# How to troll duster rig?



## amdoch

Hey I am trying to go out for king mackerel tomorrow and I am wondering if anybody has any kind of tricks for me to present frozen cigar minnows the right way? I usually go out with a stinger rig that has a duster on it 

I've been out a couple of times but it seems like I am always "dragging" the bait on top of the water no matter how slow I go. I've seen something called a "pirate plug" but I haven't been able to spot them in stores.

I've thought about adding 1/4 oz egg sinker weight before the swivel but I am not sure if that will mess with the depth too much for king mackerel? 

Any input is appreciated as always!


----------



## Snatch it

Let more line out. We usually troll around 4 to 7 knots. I'm a rookie at it as well.. But he had some luck today... There is a red bouy just west if the Pickens pier we seemed to get good strikes when we trolled by it in between the bouy and beach. Give it a try and let me know how it goes?


----------



## panhandleslim

If your weight is not taking it deeper than 150 ft. to 200 ft., you should be fine.


----------



## amdoch

I may just try to let out some extra line. I am not really sure fast I am going in knots but I am just trolling at a steady but very relaxed speed lol. Figure I will be going out for an hour or so without weight and then if nothing bites I will just add some


----------



## JD7.62

I like to use weighted dusters for kings if I use dusters. Bomber makes a 1oz weighted duster that I use when bait is tough. I rarely pull frozen though if I can make bait and with live bait I pull naked baits. This time of year though stick with what you are pulling. I like to keep my baits up dragging the surface for mahi and other pelagics.


----------



## CCC

What JD said, I use three hook weighted duster rigs, trolled at 4-7 mph first hook thru mouth of cig, bend cig, last hook thru lower body, second hook just kind of sits there, always run the cig next to the boat first to see if it is running straight and not spinning, if it is spinning, reposition your hooks.


----------



## DawnsKayBug

I had some big baits that I cut into strips and used them and did well at the last bouy heading out.


----------



## JD7.62

This is the kayak forum, I doubt he is going to go fast hence why I always use live baits when possible BUT if I use frozen and Im targeting kings its on a weighted duster. I make my own rigs out of 1 2/0 live bait hook in the nose and two or three size 4 trebles in the body of the bait on 40# seven strand. 

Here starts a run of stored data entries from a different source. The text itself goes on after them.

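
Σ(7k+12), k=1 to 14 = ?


Σ(7k+12) = 7·Σk + 12·n
= 7·105 + 12·14
= 735 + 168 = 903

Σ = 903


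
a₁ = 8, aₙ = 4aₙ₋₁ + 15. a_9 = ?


Computing step by step:
a_1 = 8
a_2 = 47
a_3 = 203
a_4 = 827
a_5 = 3323
a_6 = 13307
a_7 = 53243
a_8 = 212987
a_9 = 851963


a_9 = 851963


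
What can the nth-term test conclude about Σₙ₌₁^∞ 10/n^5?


lim(n→∞) 10/n^5 = 0
lim aₙ = 0 → nth-term test is INCONCLUSIVE
(Need other tests; this is actually a convergent p-series with p=5 > 1)

Inconclusive (lim aₙ = 0; need another test)


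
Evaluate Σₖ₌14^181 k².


Σₖ₌14^181 k² = Σₖ₌₁^181 k² − Σₖ₌₁^13 k²
= 181·182·363/6 − 13·14·27/6
= 1992991 − 819 = 1992172

Σk² = 1992172


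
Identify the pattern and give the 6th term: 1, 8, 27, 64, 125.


Pattern: perfect cubes: n³
Terms: 1, 8, 27, 64, 125
Next term = 216

Next term = 216


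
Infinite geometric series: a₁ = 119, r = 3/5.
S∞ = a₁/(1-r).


S∞ = a₁/(1-r) = 119/(1 - 3/5)
= 119/(2/5)
= 595/2

S∞ = 595/2


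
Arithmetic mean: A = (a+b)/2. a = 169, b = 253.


AM = (169 + 253)/2 = 422/2 = 211

AM = 211


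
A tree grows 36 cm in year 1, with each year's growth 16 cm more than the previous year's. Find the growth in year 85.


aₙ = a₁ + (n-1)d
= 36 + (85-1)×16
= 36 + 1344
= 1380

a_85 = 1380


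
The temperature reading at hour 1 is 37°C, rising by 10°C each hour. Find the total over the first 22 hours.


aₙ = 37 + (22-1)×10 = 247
Sₙ = n(a₁+aₙ)/2 = 22×(37+247)/2
= 22×284/2 = 3124

S_22 = 3124


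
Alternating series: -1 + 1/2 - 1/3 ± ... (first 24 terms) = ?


S = -1 + 1/2 - 1/3 + 1/4 - 1/5 + 1/6 - 1/7 + 1/8 ± ...
= -0.6727
(Full series converges to -ln(2) ≈ -0.6931)

S_24 = -0.6727


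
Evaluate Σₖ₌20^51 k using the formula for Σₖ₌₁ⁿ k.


Σₖ₌20^51 k = Σₖ₌₁^51 k − Σₖ₌₁^19 k
= 51·52/2 − 19·20/2
= 1326 − 190 = 1136

Σk = 1136


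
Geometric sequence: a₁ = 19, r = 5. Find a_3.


aₙ = a₁·r^(n-1)
= 19×5^2
= 19×25
= 475

a_3 = 475


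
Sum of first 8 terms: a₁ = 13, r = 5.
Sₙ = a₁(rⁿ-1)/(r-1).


Sₙ = 13×(5^8 - 1)/(5 - 1)
= 13×(390625 - 1)/4
= 13×390624/4
= 1269528

S_8 = 1269528


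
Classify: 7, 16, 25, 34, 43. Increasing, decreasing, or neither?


Differences: 9, 9, 9, 9
All differences > 0 → strictly INCREASING

Monotonically increasing


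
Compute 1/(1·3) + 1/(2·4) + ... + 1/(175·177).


1/(k(k+2)) = (1/2)·(1/k - 1/(k+2)) (partial fractions)
Telescoping: Σ = (1/2)·(1 + 1/2 - 1/176 - 1/177) = 46375/62304

Sum = 46375/62304


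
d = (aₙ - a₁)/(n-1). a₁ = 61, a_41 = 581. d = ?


d = (aₙ - a₁)/(n-1)
= (581 - 61)/(41-1)
= 520/40 = 13

d = 13


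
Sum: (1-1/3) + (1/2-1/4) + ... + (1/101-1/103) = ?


Telescoping with gap 2: two head and two tail terms survive.
= (1 + 1/2) - (1/102 + 1/103)
= 3/2 - 1/102 - 1/103 = 7777/5253

Sum = 7777/5253


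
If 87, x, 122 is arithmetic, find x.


AM = (87 + 122)/2 = 209/2 = 104.5

AM = 104.5


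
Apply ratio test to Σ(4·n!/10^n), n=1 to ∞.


aₙ = 4·n!/10^n
a_{n+1}/aₙ = (n+1)!/10^(n+1) × 10^n/n!  (constant 4 cancels)
= (n+1)/10
L = lim(n→∞) (n+1)/10 = ∞
L > 1 → series DIVERGES

Diverges (ratio test: L = ∞ > 1)


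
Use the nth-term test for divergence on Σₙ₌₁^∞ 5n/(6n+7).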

My clients' biggest king this year did come on a frozen bait and a duster though!


----------



## amdoch

That's a nice king! I caught a 46" king about a month back but I didn't really watch the positioning of the bait that day =/ I guess I will spend some time tomorrow trying to watch my bait "swim" first lol. 

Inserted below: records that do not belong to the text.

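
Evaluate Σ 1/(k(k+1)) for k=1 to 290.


1/(k(k+1)) = 1/k - 1/(k+1) (partial fractions)
Telescoping: Σ = 1 - 1/291 = 290/291

Sum = 290/291


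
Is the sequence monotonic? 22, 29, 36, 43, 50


Differences: 7, 7, 7, 7
All differences > 0 → strictly INCREASING

Monotonically increasing


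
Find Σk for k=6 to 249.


Σₖ₌6^249 k = Σₖ₌₁^249 k − Σₖ₌₁^5 k
= 249·250/2 − 5·6/2
= 31125 − 15 = 31110

Σk = 31110


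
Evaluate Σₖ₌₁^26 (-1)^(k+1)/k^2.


S = 1 - 1/4 + 1/9 - 1/16 + 1/25 - 1/36 + 1/49 - 1/64 ± ...
= 0.8218
(Full series converges to +π²/12 ≈ +0.8225)

S_26 = 0.8218


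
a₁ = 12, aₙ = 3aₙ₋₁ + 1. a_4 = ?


Computing step by step:
a_1 = 12
a_2 = 37
a_3 = 112
a_4 = 337


a_4 = 337


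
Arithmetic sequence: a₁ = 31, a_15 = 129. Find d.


d = (aₙ - a₁)/(n-1)
= (129 - 31)/(15-1)
= 98/14 = 7

d = 7


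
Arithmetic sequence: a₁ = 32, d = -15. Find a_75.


aₙ = a₁ + (n-1)d
= 32 + (75-1)×-15
= 32 - 1110
= -1078

a_75 = -1078


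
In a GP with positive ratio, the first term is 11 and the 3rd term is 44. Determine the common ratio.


r^(n-1) = aₙ/a₁
r^2 = 44/11 = 4
r = 4^(1/2)
= ±2; taking r > 0 gives r = 2

r = 2


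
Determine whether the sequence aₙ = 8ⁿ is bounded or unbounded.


aₙ = 8ⁿ → as n→∞, aₙ→∞ (since base 8 > 1)
No finite upper bound exists
The sequence is UNBOUNDED

Unbounded (aₙ → ∞ as n → ∞)


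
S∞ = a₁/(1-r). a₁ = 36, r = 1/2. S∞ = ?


S∞ = a₁/(1-r) = 36/(1 - 1/2)
= 36/(1/2)
= 72

S∞ = 72


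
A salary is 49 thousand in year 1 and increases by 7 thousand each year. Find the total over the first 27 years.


aₙ = 49 + (27-1)×7 = 231
Sₙ = n(a₁+aₙ)/2 = 27×(49+231)/2
= 27×280/2 = 3780

S_27 = 3780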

Sounds like you guys actually attach 2 out of the 3 hooks of the rig? I usually only put one threw the nose and then let the other two dangle off the sides.


----------



## CCC

amdoch said:


> That's a nice king! I caught a 46" king about a month back but I didn't really watch the positioning of the bait that day =/ I guess I will spend some time tomorrow trying to watch my bait "swim" first lol.
> 
> Sounds like you guys actually attach 2 out of the 3 hooks of the rig? I usually only put one threw the nose and then let the other two dangle off the sides.

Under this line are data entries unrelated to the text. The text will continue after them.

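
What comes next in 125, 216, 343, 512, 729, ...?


Pattern: perfect cubes: n³
Terms: 125, 216, 343, 512, 729
Next term = 1000

Next term = 1000


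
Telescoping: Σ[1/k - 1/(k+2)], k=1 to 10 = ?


Telescoping with gap 2: two head and two tail terms survive.
= (1 + 1/2) - (1/11 + 1/12)
= 3/2 - 1/11 - 1/12 = 175/132

Sum = 175/132


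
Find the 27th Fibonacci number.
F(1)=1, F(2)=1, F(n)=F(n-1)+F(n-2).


Fibonacci sequence: 1, 1, 2, 3, 5, 8, 13, 21, 34, 55, 89, ...
F(27) = 196418

F(27) = 196418


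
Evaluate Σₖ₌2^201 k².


Σₖ₌2^201 k² = Σₖ₌₁^201 k² − Σₖ₌₁^1 k²
= 201·202·403/6 − 1·2·3/6
= 2727101 − 1 = 2727100

Σk² = 2727100


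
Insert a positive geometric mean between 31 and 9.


GM = √(31×9) = √279 = 16.7033

GM = 16.7033


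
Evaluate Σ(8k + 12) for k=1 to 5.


Σ(8k+12) = 8·Σk + 12·n
= 8·15 + 12·5
= 120 + 60 = 180

Σ = 180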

If you are not attaching but one hook it is most likely spinning round and round, the third hook thru the lower body straightens it out while it glides thru the water, you may have to bend a froze cigar minnow to get that third hook in, then straighten the cigar back out, run beside boat at your trolling speed to see how it will react, before running your line out back.


----------



## lowprofile

Snatch it said:


> Let more line out. We usually troll around 4 to 7 knots.


not in a yak your not... 2 - 4.5 is more like it.

if I have an unweighted duster I put a 1/2 egg weight between it and the first hook. sometimes I put one in front and behind. paint the front one black or white. 

Williamson makes little 4-5" skirts with plastic heads called "tuna catchers" and "sailfish catchers". I prefer those over traditional dusters.


----------



## Blake R.

Nice clients.


Sent from my iPhone using Tapatalk


----------